Deputy Chief of Staff of the Prime Minister
- In office 2 February 2016 – 27 October 2016
- Prime Minister: Tihomir Orešković

Personal details
- Born: 25 April 1975 (age 50) Zagreb, Croatia
- Children: 3
- Parent: Ivan Pokaz (father);
- Relatives: Igor Pokaz (brother)
- Alma mater: University of Zagreb

= Tomislav Pokaz =

Croatian politician

Tomislav Pokaz (born 25 April 1975) is a Croatian official who is currently serving as the economic advisor to Prime Minister Andrej Plenković.

Tomislav Pokaz is the son of retired general Ivan Pokaz.

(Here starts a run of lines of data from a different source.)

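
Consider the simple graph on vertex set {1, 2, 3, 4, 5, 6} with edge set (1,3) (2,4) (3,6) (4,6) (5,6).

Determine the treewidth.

A width-1 tree decomposition is:
Bags: B1 = {4, 6}  B2 = {3, 6}  B3 = {1, 3}  B4 = {5, 6}  B5 = {2, 4}
Tree: B1–B2, B2–B3, B2–B4, B1–B5
Every bag has size at most 2, so the width is 2 − 1 = 1 and tw(G) ≤ 1. G has an edge, so its treewidth is at least 1. Hence tw(G) = 1 exactly.

1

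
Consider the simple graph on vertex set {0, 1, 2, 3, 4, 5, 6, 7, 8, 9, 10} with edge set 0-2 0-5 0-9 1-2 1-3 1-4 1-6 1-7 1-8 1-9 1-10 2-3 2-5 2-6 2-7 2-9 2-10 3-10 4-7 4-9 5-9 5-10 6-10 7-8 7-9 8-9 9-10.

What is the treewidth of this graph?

A width-3 tree decomposition is:
Bags: B1 = {1, 2, 9, 10}  B2 = {1, 2, 6, 10}  B3 = {1, 2, 7, 9}  B4 = {2, 5, 9, 10}  B5 = {0, 2, 5, 9}  B6 = {1, 4, 7, 9}  B7 = {1, 7, 8, 9}  B8 = {1, 2, 3, 10}
Tree: B1–B2, B1–B3, B1–B4, B4–B5, B3–B6, B6–B7, B2–B8
Each bag holds 4 vertices, so the decomposition has width 3, which upper-bounds the treewidth. For the lower bound, the 4 vertices {0, 2, 5, 9} are pairwise adjacent, and any tree decomposition puts a clique entirely inside one bag — forcing width ≥ 3. Combining the bounds, tw(G) = 3.

3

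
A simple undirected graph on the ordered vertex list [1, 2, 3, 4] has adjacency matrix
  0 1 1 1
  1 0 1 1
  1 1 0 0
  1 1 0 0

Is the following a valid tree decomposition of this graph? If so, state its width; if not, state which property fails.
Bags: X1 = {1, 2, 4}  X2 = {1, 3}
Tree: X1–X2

A tree decomposition must satisfy three properties: every vertex lies in some bag; for every edge, both endpoints lie together in some bag; and for every vertex, the bags containing it form a connected subtree. Here edge (2,3) lies in no bag, so the decomposition is invalid.

No — edge (2,3) lies in no bag.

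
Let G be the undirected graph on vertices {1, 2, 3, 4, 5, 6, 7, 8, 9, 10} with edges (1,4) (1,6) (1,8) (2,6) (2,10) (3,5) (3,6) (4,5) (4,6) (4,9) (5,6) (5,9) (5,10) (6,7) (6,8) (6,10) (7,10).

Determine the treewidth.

A width-2 tree decomposition is:
Bags: B1 = {4, 5, 9}  B2 = {4, 5, 6}  B3 = {1, 4, 6}  B4 = {3, 5, 6}  B5 = {5, 6, 10}  B6 = {1, 6, 8}  B7 = {2, 6, 10}  B8 = {6, 7, 10}
Tree: B1–B2, B2–B3, B2–B4, B2–B5, B3–B6, B5–B7, B7–B8
The largest bag has 3 vertices, giving width 2; this decomposition certifies tw(G) ≤ 2. For the lower bound, the 3 vertices {4, 5, 9} are pairwise adjacent, and any tree decomposition puts a clique entirely inside one bag — forcing width ≥ 2. Combining the bounds, tw(G) = 2.

2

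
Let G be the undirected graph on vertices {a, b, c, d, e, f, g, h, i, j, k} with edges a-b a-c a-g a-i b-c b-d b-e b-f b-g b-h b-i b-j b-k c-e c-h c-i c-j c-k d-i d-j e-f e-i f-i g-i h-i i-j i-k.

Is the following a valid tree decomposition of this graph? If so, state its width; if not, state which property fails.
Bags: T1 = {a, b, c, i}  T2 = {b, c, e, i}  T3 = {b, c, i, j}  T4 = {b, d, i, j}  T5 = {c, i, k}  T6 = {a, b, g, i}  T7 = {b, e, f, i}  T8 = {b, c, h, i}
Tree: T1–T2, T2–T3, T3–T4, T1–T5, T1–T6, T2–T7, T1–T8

A tree decomposition must satisfy three properties: every vertex lies in some bag; for every edge, both endpoints lie together in some bag; and for every vertex, the bags containing it form a connected subtree. Here edge (b,k) lies in no bag, so the decomposition is invalid.

No — edge (b,k) lies in no bag.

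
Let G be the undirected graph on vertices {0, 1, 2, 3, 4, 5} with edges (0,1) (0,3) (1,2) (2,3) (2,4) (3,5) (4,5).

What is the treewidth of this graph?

A width-2 tree decomposition is:
Bags: B1 = {0, 1, 3}  B2 = {1, 2, 3}  B3 = {2, 3, 5}  B4 = {2, 4, 5}
Tree: B1–B2, B2–B3, B3–B4
Each bag holds 3 vertices, so the decomposition has width 2, which upper-bounds the treewidth. For the lower bound, G contains the cycle 0–1–2–3–0, so G is not a forest; only forests have treewidth ≤ 1, hence tw(G) ≥ 2. The upper and lower bounds meet at 2, so that is the treewidth.

2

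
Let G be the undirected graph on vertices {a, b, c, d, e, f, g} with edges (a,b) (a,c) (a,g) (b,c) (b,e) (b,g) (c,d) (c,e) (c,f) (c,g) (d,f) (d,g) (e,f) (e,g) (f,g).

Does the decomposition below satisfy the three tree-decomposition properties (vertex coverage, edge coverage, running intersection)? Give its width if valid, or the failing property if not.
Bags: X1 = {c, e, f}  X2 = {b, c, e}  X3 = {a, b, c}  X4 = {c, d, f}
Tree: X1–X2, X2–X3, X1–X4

A tree decomposition must satisfy three properties: every vertex lies in some bag; for every edge, both endpoints lie together in some bag; and for every vertex, the bags containing it form a connected subtree. Here vertex g appears in no bag, so the decomposition is invalid.

No — vertex g appears in no bag.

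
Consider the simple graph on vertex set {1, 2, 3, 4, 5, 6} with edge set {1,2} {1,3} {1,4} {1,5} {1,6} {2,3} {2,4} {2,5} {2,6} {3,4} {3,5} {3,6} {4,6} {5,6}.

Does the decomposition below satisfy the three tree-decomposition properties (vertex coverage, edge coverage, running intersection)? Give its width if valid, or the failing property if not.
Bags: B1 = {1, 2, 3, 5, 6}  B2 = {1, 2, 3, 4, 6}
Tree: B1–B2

Checking the three conditions: (i) the bags cover all of {1, 2, 3, 4, 5, 6}; (ii) for each edge, some bag contains both endpoints; (iii) the bags containing any fixed vertex form a subtree. All hold, so the decomposition is valid with width 5 − 1 = 4.

Yes; width 4.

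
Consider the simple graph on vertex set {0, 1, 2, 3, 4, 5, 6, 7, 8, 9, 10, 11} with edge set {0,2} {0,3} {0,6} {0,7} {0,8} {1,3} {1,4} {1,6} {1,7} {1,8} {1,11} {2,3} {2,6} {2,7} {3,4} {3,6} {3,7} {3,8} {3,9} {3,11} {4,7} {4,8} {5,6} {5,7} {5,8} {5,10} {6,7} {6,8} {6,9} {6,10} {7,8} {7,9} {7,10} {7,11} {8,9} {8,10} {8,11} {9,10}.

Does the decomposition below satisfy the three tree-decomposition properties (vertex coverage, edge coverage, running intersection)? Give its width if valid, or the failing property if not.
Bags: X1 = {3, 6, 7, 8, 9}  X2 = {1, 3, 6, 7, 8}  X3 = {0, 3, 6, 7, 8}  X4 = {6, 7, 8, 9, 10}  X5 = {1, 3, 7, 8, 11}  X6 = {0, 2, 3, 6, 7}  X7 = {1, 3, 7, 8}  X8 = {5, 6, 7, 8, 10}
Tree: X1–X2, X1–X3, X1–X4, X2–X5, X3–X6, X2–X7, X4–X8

A tree decomposition must satisfy three properties: every vertex lies in some bag; for every edge, both endpoints lie together in some bag; and for every vertex, the bags containing it form a connected subtree. Here vertex 4 appears in no bag, so the decomposition is invalid.

No — vertex 4 appears in no bag.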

His brother, Igor Pokaz, is a diplomat.

== Career ==
Pokaz began his career of public service in 2002 as senior expert advisor at the Ministry of Defence. He then transitioned to the Trade and Investment Promotion Agency from 2005 until 2011.

Pokaz then worked as the Head of Sector for Industry and Investments at the Ministry of Economy, and also served as President of the supervisory board of Petrokemija - a position which he left when he became Deputy Chief of Staff in the cabinet of Tihomir Orešković. Following the formation of the Cabinet of Andrej Plenković, Pokaz remained in Government as he was appointed the economic advisor to the Prime Minister.

Pokaz is currently serving on the Supervisory Boards of Petrokemija and the Institute of Immunology. He is also involved within the expert committee on the reconstruction of Zagreb following the 2020 earthquake, in the capacity of Deputy President of the committee.